Kavli Affiliate: Michael Keiser
| Authors: Daniel R. Wong, Ziqi Tang, Nicholas C. Mew, Sakshi Das, Justin Athey, Kirsty E. McAleese, Julia K. Kofler, Margaret E. Flanagan, Ewa Borys, Charles L. White III, Atul J Butte, Brittany N Dugger and Michael J. Keiser
| Summary:
Pathologists can label pathologies differently, making it challenging to yield consistent assessments in the absence of one ground truth. To address this problem, we present a DL approach that draws on a cohort of experts, weighs each contribution, and is robust to noisy labels. We collected 100,495 annotations on 20,099 candidate amyloid beta neuropathologies (cerebral amyloid angiopathy (CAA), and cored and diffuse plaques) from three institutions, independently annotated by five experts.

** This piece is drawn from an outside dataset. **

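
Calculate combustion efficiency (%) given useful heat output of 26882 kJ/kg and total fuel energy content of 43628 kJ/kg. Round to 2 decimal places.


Efficiency = (Q_useful / Q_fuel) * 100
Efficiency = (26882 / 43628) * 100
Efficiency = 0.6162 * 100 = 61.62%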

DL methods trained on a consensus-of-two strategy yielded 12.6-26% improvements by area under the precision recall curve (AUPRC) when compared to those that learned individualized annotations. This strategy surpassed individual-expert models, even when unfairly assessed on benchmarks favoring them. Moreover, ensembling over individual models was robust to hidden random annotators. In blind prospective tests of 52,555 subsequent expert-annotated images, the models labeled pathologies like their human counterparts (consensus model AUPRC=0.74 cored; 0.69 CAA). This study demonstrates a means to combine multiple ground truths into a common-ground DL model that yields consistent diagnoses informed by multiple and potentially variable expert opinion.